Тут «крестная суровая нашла, что на путях добра брезгливость не­уместна», и по совету феи принцесса обещает королю выйти за него замуж, а сама, накинув на плечи мерзкую шкуру и вымазав лицо сажей, бежит из дворца. Чудесные платья девушка кладет в шкатулку. Фея дает крестнице волшебный прутик: «Покуда он у вас в руке, шкатулка поползет за вами вдалеке, как крот скрываясь под землею».

Королевские гонцы напрасно ищут беглянку по всей стране. При­дворные в отчаянии: «ни свадьбы, значит, ни пиров, ни тортов, зна­чит, ни пирожных... Капеллан всех больше огорчался: перекусить он утром не успел и с брачным угощеньем распрощался».
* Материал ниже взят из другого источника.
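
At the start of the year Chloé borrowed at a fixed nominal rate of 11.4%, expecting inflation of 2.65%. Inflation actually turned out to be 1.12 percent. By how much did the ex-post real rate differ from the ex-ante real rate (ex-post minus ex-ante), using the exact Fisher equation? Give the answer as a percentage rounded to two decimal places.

1.64%

Ex-ante: (1 + 0.1140)/(1 + 0.0265) − 1 = 8.5241%
Ex-post: (1 + 0.1140)/(1 + 0.0112) − 1 = 10.1661%
Difference (ex-post − ex-ante) = 1.6420% → 1.64%.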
А принцесса, одетая нищенкой, бредет по дороге, ища «хоть места птичницы, хоть свинопаски даже. Но сами нищие неряхе вслед плюют». Наконец несчастную берет в прислуги фермерша — «сви­ные стойла убирать да тряпки сальные стирать. Теперь в чуланчике за кухней — двор принцессы». Нахалы сельские и «мужичье противно тормошат ее», да еще и насмехаются над бедняжкой. Только и ра­дости у нее, что, запершись в воскресенье в своей каморке, вымыть­ся, нарядиться то в одно, то в другое дивное платье и повертеться перед зеркальцем. «Ах, лунный свет слегка ее бледнит, а солнечный немножечко полнит... Всех лучше платье голубое!»
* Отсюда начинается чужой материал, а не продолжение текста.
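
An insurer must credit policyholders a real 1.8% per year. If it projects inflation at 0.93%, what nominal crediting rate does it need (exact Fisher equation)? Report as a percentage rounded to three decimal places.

2.747%

(1 + i) = (1 + r)(1 + π) = 1.01800 × 1.00930 = 1.0274674
i = 1.0274674 − 1, so the required nominal rate is 2.747%.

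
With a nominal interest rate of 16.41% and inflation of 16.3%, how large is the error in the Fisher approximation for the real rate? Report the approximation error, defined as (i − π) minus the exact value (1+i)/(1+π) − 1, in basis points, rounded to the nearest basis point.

2 basis points

Approximate: r ≈ 16.410% − 16.300% = 0.1100%
Exact: (1 + 0.1641)/(1 + 0.1630) − 1 = 0.0946%
Error = 0.1100% − 0.0946% = 0.0154% → 2 basis points.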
А в этих краях «держал блестящий птичий двор король роскош­ный и всесильный». В сей парк часто наведывался принц с толпой придворных. «Принцесса издали в него уже влюбилась». Ах, если б он любил девиц в ослиной коже! — вздыхала красавица.

[558]

А принц — «геройский вид, ухватка боевая» — как-то набрел на заре на бедную хижину и разглядел в щелку прекрасную принцессу в дивном наряде. Сраженный ее благородной наружностью, юноша не решился войти в лачугу, но, вернувшись во дворец, «не ел, не пил, не танцевал; к охоте, опере, забавам и подругам он охладел» — и думал лишь о таинственной красавице. Ему сказали, что в убогой хижине живет грязная нищенка Ослиная Шкура. Принц не верит. «Он горь­ко плачет, он рыдает» — и требует, чтобы Ослиная Шкура испекла ему пирог. Любящая королева-мать не перечит сыну, а принцесса, «слыша эти вести», торопится замесить тесто. «Говорят: трудясь не­обычайно, она... совсем-совсем случайно! — в опару уронила персте­нек». Но «мнение мое — тут был расчет ее». Ведь она же видела, как принц смотрел на нее в щелку!
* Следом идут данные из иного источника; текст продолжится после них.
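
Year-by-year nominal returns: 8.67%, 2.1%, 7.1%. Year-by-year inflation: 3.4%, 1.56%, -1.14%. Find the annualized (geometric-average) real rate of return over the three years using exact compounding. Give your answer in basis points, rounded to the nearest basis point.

461 basis points

Nominal growth factor = 1.0867 × 1.0210 × 1.0710 = 1.18829667
Price-level growth factor = 1.0340 × 1.0156 × 0.9886 = 1.03815891
Real growth factor = 1.18829667 / 1.03815891 = 1.14461924
Annualized real rate = 1.14461924^(1/3) − 1 = 4.6053% → 461 basis points.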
Получив пирог, больной «пожирал его с такою страстью жадной, что, право, кажется удачею изрядной, что он кольца не проглотил». Поскольку же юноша в те дни «худел ужасно... решили медики еди­ногласно: принц умирает от любви». Все умоляют его жениться — но он согласен взять в жены лишь ту, которая сможет надеть на палец крошечный перстенек с изумрудом. Все девицы и вдовы принимают­ся истончать свои пальцы.

Однако ни знатным дворянкам, ни милым гризеткам, ни кухар­кам и батрачкам кольцо не подошло. Но вот «из-под ослиной кожи явился кулачок, на лилию похожий». Смех смолкает. Все потрясены. Принцесса отправляется переодеться — и через час появляется во дворце, блистая ослепительной красотой и роскошным нарядом. Ко­роль и королева довольны, принц счастлив. На свадьбу созывают вла­дык со всего света. Образумившийся отец принцессы, увидев дочь, плачет от радости. Принц в восторге: «какой удачный случай, что тес­тем у него — властитель столь могучий». «Внезапный гром... Царица фей, несчастий прошлого свидетель, нисходит крестницы своей навек прославить добродетель...»

Мораль: «лучше вынести ужасное страданье, чем долгу чести изме­нить». Ведь «коркой хлеба и водой способна юность утолиться, в то время как у ней хранится наряд в шкатулке золотой».